The explosive 2017 #MeToo campaign demonstrated just how many women had stories to share about sexual harassment and assault – and how many experiences had been kept silent until that point. In the wake of the collective outpouring online, sexual harassment is now a topic of everyday discussion.
While conversation itself is progress, it has also become clear that women are still having to expend a significant amount of emotional labour to explain and justify their personal experiences to the men around them. That’s particularly the case when men decide to play devil’s advocate in these discussions. It immediately forces women into a corner where they must adopt a defensive position to argue the validity of their experience or reaction to it. This can be exhausting – hence the term “emotional labour”.
Having researched women’s experiences of sexual harassment in the public space for more than three years, I began to notice common retorts when engaging in conversation with men about the prevalence and impact of such behaviour. These common rebuttals actively derail the possibility of a progressive and productive interaction.
‘Worse things happen’
It can be easy to trivialise sexual harassment – particularly when comparing it to more severe forms of sexual assault. It might seem like being leered at in the street isn’t as bad as actually being grabbed, but the harm of sexual harassment partly lies in its everyday and repetitive nature. The most normalised intrusions, such as leering, cat calls or wolf whistles, happen so regularly that they often go unmentioned. They are taken for granted.
But apparently “low-level” incidents of sexual harassment act to remind women of the risk of more invasive sexual assault or violence. That fear, in turn, affects their everyday experiences, making them feel more fearful and limiting their ability to navigate public spaces in the same way a man might.
A 2018 survey covering 13 countries showed how men vastly underestimate the level of sexual harassment women experience in their lifetime. Men estimated that 36 per cent of women experienced sexual harassment, whereas the figures show closer to 60 per cent (probably still an underestimate).
This is concerning as it affects the way we have conversations about sexual harassment. For men, it’s an abstract scenario or an “interesting” topic that isn’t that likely to happen. With that in mind, it’s easy to see how a point of view can be adopted simply for argument’s sake without understanding how high the stakes actually are for women.
‘Not all men’
It is not uncommon, when a woman is telling a story of sexual harassment, for men to take a defensive stance and act as if they are being personally attacked. It’s important to recognise that these discussions are not an attack on “all men” but on the perpetrators and a society that still functions in a way that allows this behaviour to manifest and persist.
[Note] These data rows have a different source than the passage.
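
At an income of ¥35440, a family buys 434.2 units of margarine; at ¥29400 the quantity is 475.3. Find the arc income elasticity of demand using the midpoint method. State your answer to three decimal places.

ΔQ = 475.3 − 434.2 = 41.1; midpoint Q̄ = (434.2 + 475.3)/2 = 454.75.
ΔI = 29400 − 35440 = -6040; midpoint Ī = (35440 + 29400)/2 = 32420.
η = (ΔQ/Q̄) ÷ (ΔI/Ī) = (41.1/454.75) ÷ (-6040/32420) = -0.485.

-0.485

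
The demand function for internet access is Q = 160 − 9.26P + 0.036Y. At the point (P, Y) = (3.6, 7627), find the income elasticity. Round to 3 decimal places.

0.684

At P = 3.6, Y = 7627: Q = 401.236.
Holding P constant, ∂Q/∂Y = 0.036.
η_Y = (∂Q/∂Y)·(Y/Q) = 0.036 × (7627/401.236) = 0.684.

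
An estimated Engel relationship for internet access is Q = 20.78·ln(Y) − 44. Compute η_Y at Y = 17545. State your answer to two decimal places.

At Y = 17545: Q = 159.073.
dQ/dY = 20.78/Y = 0.00118438 at this income.
η = (dQ/dY)·(Y/Q) = 0.00118438 × (17545/159.073) = 0.13.

0.13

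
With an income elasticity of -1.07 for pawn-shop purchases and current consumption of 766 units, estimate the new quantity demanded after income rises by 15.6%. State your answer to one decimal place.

%ΔQ ≈ η × %ΔI = -1.07 × 15.6% = -16.692%.
New Q ≈ 766 × (1 − 0.16692) = 638.1.

638.1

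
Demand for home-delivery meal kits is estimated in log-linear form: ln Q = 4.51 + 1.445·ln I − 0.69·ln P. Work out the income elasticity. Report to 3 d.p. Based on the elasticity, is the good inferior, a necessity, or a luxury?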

Responding with “but not all men” insinuates that you are more concerned with how this situation affects you and your existence as a man, than the woman who has been harassed or assaulted.
‘Men are victims too’
Men and boys are also victims of sexual violence, and arguably the stigma and shame for male survivors is exacerbated by the prevalence of toxic masculinity. Victimisation and vulnerability (especially of a sexual nature) does not sit well with society’s ideals of “being a man”.
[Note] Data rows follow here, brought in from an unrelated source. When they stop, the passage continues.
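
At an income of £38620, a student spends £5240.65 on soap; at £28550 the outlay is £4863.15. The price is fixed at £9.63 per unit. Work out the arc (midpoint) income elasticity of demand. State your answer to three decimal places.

0.249

With a constant price, Q₁ = 5240.65/9.63 = 544.200 and Q₂ = 4863.15/9.63 = 505.000 (equivalently, work directly with expenditure since P cancels).
Midpoint %ΔQ = (4863.15 − 5240.65)/5051.90 = -0.07472; midpoint %ΔI = (28550 − 38620)/33585 = -0.29984.
η = -0.07472 / -0.29984 = 0.249.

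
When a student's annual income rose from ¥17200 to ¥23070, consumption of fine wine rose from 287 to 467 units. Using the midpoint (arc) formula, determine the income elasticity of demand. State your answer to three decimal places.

1.638

ΔQ = 467 − 287 = 180; midpoint Q̄ = (287 + 467)/2 = 377.
ΔI = 23070 − 17200 = 5870; midpoint Ī = (17200 + 23070)/2 = 20135.
η = (ΔQ/Q̄) ÷ (ΔI/Ī) = (180/377) ÷ (5870/20135) = 1.638.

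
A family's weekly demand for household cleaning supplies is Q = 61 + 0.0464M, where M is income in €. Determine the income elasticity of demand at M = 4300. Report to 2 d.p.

At M = 4300: Q = 260.520.
dQ/dM = 0.0464.
η = (dQ/dM)·(M/Q) = 0.0464 × (4300/260.520) = 0.77.

0.77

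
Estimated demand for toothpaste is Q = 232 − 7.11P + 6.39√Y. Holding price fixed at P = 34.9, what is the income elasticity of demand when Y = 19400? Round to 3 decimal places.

0.509

At P = 34.9, Y = 19400: Q = 873.885.
Holding P constant, ∂Q/∂Y = 6.39/(2√Y) = 0.0229388.
η_Y = (∂Q/∂Y)·(Y/Q) = 0.0229388 × (19400/873.885) = 0.509.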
However, recognising that women are disproportionately affected by sexual violence does not deny that it also happens to men and boys. Attempts to claim the issue as gender neutral only act to dilute the severity and impact that sexual harassment and abuse has on women’s everyday lives.
‘Why didn’t you shout back?‘
Feminist academic Liz Kelly theorised sexual harassment as on the “continuum of sexual violence”. This is helpful in understanding that when sexual harassment occurs in public, the fear of escalating the situation often affects how women react.
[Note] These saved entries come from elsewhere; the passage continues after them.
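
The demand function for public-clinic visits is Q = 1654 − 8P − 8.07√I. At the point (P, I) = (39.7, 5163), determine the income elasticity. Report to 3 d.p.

-0.383

At P = 39.7, I = 5163: Q = 756.538.
Holding P constant, ∂Q/∂I = -8.07/(2√I) = -0.0561555.
η_I = (∂Q/∂I)·(I/Q) = -0.0561555 × (5163/756.538) = -0.383.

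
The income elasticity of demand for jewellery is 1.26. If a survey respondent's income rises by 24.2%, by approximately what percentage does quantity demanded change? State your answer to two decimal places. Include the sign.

30.49%

%ΔQ ≈ η × %ΔI = 1.26 × 24.2% = 30.49%.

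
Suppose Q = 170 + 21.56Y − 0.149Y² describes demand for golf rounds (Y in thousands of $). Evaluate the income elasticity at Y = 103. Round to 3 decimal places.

At Y = 103: Q = 809.9390.
dQ/dY = 21.56 − 0.298Y = -9.13400.
η = (dQ/dY)·(Y/Q) = -9.13400 × (103/809.9390) = -1.162.

-1.162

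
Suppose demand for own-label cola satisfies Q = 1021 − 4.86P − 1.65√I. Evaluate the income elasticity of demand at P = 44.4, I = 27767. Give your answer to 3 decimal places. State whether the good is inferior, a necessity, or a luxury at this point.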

You might not think a cat call or a prolonged gaze is dangerous but the woman on the receiving end doesn’t know whether that expression of attention is the end of the encounter or if it is going to turn into something more threatening. Exiting the situation to avoid a more serious incident is almost always the priority rather than speaking your mind.
My research, which focused on women’s experiences of sexual harassment on public transport showed exactly this – when a man masturbated across from them in an empty tube carriage, their primary concern was to get the hell out.
Telling someone how they should have reacted to sexual harassment is really just a form of victim blaming. Focusing on how the victim responded, rather than the behaviour of the perpetrator feeds into the dangerous narrative that it is a woman’s responsibility to keep herself safe from men, that she must alter her behaviour to exist in a world where sexual harassment is normalised to the point it is seen as inevitable.
Own your response
Sexual harassment is widely debated as a “women’s issue”. But the issue itself does not lie with women. It lies with men, or rather, it exists as a symptom of a society that allows sexist attitudes to fester. Yet the burden of combating sexual harassment (and other forms of sexual violence and gender inequality) still seems to fall predominantly on the shoulders of women.
If you play devil’s advocate, you can express a provocative, often belittling viewpoint without having to take ownership of it. That only makes it more exhausting for women to discuss a topic that affects their daily lives.
When confronted with the reality of sexual harassment, if men continue to respond in such a way, it acts to invalidate and silence women and their everyday realities. It doesn’t take much to listen, but it can make all the difference to how a story is told.